Paranayapa Thivindu, Ranasinghe Piumini, Ranmal Dakshina, Meedeniya Dulani, Perera Charith
Department of Computer Science & Engineering, University of Moratuwa, Moratuwa 10400, Sri Lanka.
School of Computer Science and Informatics, Cardiff University, Cardiff CF24 3AA, UK.
Sensors (Basel). 2024 Feb 9;24(4):1149. doi: 10.3390/s24041149.
Deep-learning models play a significant role in modern software solutions, with the capabilities of handling complex tasks, improving accuracy, automating processes, and adapting to diverse domains, eventually contributing to advancements in various industries. This study provides a comparative study on deep-learning techniques that can also be deployed on resource-constrained edge devices. As a novel contribution, we analyze the performance of seven Convolutional Neural Network models in the context of data augmentation, feature extraction, and model compression using acoustic data. The results show that the best performers can achieve an optimal trade-off between model accuracy and size when compressed with weight and filter pruning followed by 8-bit quantization. In adherence to the study workflow utilizing the forest sound dataset, MobileNet-v3-small and ACDNet achieved accuracies of 87.95% and 85.64%, respectively, while maintaining compact sizes of 243 KB and 484 KB, respectively. Henceforth, this study concludes that CNNs can be optimized and compressed to be deployed in resource-constrained edge devices for classifying forest environment sounds.

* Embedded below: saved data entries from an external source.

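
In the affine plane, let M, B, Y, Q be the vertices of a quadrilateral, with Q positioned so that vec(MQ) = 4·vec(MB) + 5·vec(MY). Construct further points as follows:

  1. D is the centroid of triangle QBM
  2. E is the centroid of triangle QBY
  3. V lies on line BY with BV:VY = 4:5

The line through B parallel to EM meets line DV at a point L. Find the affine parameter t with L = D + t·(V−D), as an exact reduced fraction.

t = -39/5

Work in coordinates with M = (0, 0), B = (1, 0), Y = (0, 1), Q = (4, 5).
1. D is the centroid of triangle QBM ⇒ D = (5/3, 5/3)
2. E is the centroid of triangle QBY ⇒ E = (5/3, 2)
3. V lies on line BY with BV:VY = 4:5 ⇒ V = (5/9, 4/9)
through B parallel to EM: direction (-5/3, -2); meets DV at L = (31/3, 56/5)
L = D + t·(V−D) with t = -39/5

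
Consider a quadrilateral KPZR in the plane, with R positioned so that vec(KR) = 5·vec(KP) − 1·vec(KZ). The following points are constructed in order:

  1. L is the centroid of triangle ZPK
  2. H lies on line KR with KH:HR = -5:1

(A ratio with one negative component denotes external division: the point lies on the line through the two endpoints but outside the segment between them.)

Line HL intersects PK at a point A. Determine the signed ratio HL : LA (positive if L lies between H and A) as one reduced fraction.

Assign K = (0, 0), P = (1, 0), Z = (0, 1), R = (5, -1) — the answer is frame-independent, so this choice is without loss of generality.
1. L is the centroid of triangle ZPK ⇒ L = (1/3, 1/3)
2. H lies on line KR with KH:HR = -5:1 ⇒ H = (25/4, -5/4)
line HL meets PK at A = (30/19, 0)
L = H + t·(A−H) with t = 19/15, so HL:LA = 19/15:-4/15

HL:LA = -19/4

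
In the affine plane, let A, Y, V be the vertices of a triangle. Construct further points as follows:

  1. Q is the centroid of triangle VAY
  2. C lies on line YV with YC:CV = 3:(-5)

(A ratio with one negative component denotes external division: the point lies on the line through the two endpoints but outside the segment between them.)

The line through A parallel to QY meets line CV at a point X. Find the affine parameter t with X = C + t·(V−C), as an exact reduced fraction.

t = 1/5

Set A = (0, 0), Y = (1, 0), V = (0, 1); any affine frame gives the same invariant.
1. Q is the centroid of triangle VAY ⇒ Q = (1/3, 1/3)
2. C lies on line YV with YC:CV = 3:(-5) ⇒ C = (5/2, -3/2)
through A parallel to QY: direction (2/3, -1/3); meets CV at X = (2, -1)
X = C + t·(V−C) with t = 1/5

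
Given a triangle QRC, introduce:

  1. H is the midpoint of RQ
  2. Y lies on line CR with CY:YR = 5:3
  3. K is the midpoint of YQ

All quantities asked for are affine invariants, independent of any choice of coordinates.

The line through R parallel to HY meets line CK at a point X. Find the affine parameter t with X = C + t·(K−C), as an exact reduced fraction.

t = 16/7

Set Q = (0, 0), R = (1, 0), C = (0, 1); any affine frame gives the same invariant.
1. H is the midpoint of RQ ⇒ H = (1/2, 0)
2. Y lies on line CR with CY:YR = 5:3 ⇒ Y = (5/8, 3/8)
3. K is the midpoint of YQ ⇒ K = (5/16, 3/16)
through R parallel to HY: direction (1/8, 3/8); meets CK at X = (5/7, -6/7)
X = C + t·(K−C) with t = 16/7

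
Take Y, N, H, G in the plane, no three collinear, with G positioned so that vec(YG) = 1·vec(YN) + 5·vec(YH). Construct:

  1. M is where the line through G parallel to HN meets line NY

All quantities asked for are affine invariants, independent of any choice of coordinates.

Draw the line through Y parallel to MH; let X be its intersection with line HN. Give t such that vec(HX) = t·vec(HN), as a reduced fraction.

t = 6/5

Choose coordinates Y = (0, 0), N = (1, 0), H = (0, 1), G = (1, 5).
1. M is where the line through G parallel to HN meets line NY ⇒ M = (6, 0)
through Y parallel to MH: direction (-6, 1); meets HN at X = (6/5, -1/5)
X = H + t·(N−H) with t = 6/5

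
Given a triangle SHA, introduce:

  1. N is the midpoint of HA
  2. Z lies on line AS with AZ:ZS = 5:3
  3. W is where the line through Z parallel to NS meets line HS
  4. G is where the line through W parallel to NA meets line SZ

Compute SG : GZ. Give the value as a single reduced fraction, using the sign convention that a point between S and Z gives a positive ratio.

SG:GZ = -1/2

Work in coordinates with S = (0, 0), H = (1, 0), A = (0, 1).
1. N is the midpoint of HA ⇒ N = (1/2, 1/2)
2. Z lies on line AS with AZ:ZS = 5:3 ⇒ Z = (0, 3/8)
3. W is where the line through Z parallel to NS meets line HS ⇒ W = (-3/8, 0)
4. G is where the line through W parallel to NA meets line SZ ⇒ G = (0, -3/8)
G = S + t·(Z−S) with t = -1, so SG:GZ = t:(1−t) = -1:2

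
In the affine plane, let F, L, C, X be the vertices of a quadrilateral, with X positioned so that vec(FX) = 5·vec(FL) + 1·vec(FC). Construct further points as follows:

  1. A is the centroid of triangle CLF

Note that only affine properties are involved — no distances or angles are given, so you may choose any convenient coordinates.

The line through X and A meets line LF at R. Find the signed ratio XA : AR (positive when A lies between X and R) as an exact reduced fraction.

Choose coordinates F = (0, 0), L = (1, 0), C = (0, 1), X = (5, 1).
1. A is the centroid of triangle CLF ⇒ A = (1/3, 1/3)
line XA meets LF at R = (-2, 0)
A = X + t·(R−X) with t = 2/3, so XA:AR = 2/3:1/3

XA:AR = 2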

深度学习模型在现代软件解决方案中发挥着重要作用,具有处理复杂任务、提高准确性、自动化流程以及适应不同领域的能力,最终推动各个行业的发展。本研究对深度学习技术进行了比较研究,这些技术也可部署在资源受限的边缘设备上。作为一项新颖的贡献,我们在使用声学数据进行数据增强、特征提取和模型压缩的背景下,分析了七种卷积神经网络模型的性能。结果表明,性能最佳的模型在采用权重和滤波器剪枝然后进行8位量化压缩时,能够在模型准确性和大小之间实现最佳平衡。按照利用森林声音数据集的研究工作流程,MobileNet-v3-small和ACDNet分别实现了87.95%和85.64%的准确率,同时分别保持了243 KB和484 KB的紧凑大小。因此,本研究得出结论,卷积神经网络可以进行优化和压缩,以便部署在资源受限的边缘设备上用于森林环境声音分类。